Audibrief is a web app that provides quick audio summaries of the daily news. It gets the top 5 news articles of the day from Google News and then uses AI to summarize and narrate them, creating easily digestible 1 minute audio summaries.
This project won 2nd place at EmP SmartHack Spring 2024.
Audibrief consists of a Sveltekit frontend and a Python Quart API server. The server gets the top 5 news articles from Google News’ RSS feed and crawls them. The article content is then sent to OpenAI’s GPT-3.5 Turbo to generate a summary. The summary is sent to either Elevenlabs’ Turbo v2 or OpenAI’s TTS-1 to generate the narrated audio. The frontend is very simple due to time constraints, but it does display all of the text and audio summaries and allow the user to play all of them sequentially.

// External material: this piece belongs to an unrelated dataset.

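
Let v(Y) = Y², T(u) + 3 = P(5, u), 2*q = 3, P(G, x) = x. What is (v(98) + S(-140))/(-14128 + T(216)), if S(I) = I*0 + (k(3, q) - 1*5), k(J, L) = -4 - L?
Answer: -19187/27830 ≈ -0.68944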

There were quite a few challenges with interacting with APIs and parsing and formatting data properly. I originally used Flask for the server framework, but I later discovered that Quart was a newer alternative that supported async behavior, which was important when dealing with multiple slow APIs. I tried multiple different methods of getting article content, but ultimately settled on the Google News RSS feed. I was able to avoid most of the hassle of formatting crawled article content because of the BeautifulSoup library and GPT-3.5’s reading comprehension skills. Dealing with the TTS APIs was a bit of a struggle but I was able to get the audio files working on the frontend by converting them to base64 in JSON.
The biggest issue I encountered was the speed and cost of the AI APIs. Generating multiple long audio files was slow and very expensive. It cost more than a cent for every run of 5 articles with OpenAI TTS-1, and I burned through 3 Elevenlabs free accounts during testing! So, I decided to cache the summaries and audio files. This initially seemed simple because of Python’s cachetools, but it caused a ton of hidden issues due to the async nature of Quart. I eventually switched to the async-focused aiocache library. When I finally deployed the app, it turned out that the initial API requests was too slow and was timing out. I was forced to stream the data from the server to the frontend, which was quite a headache.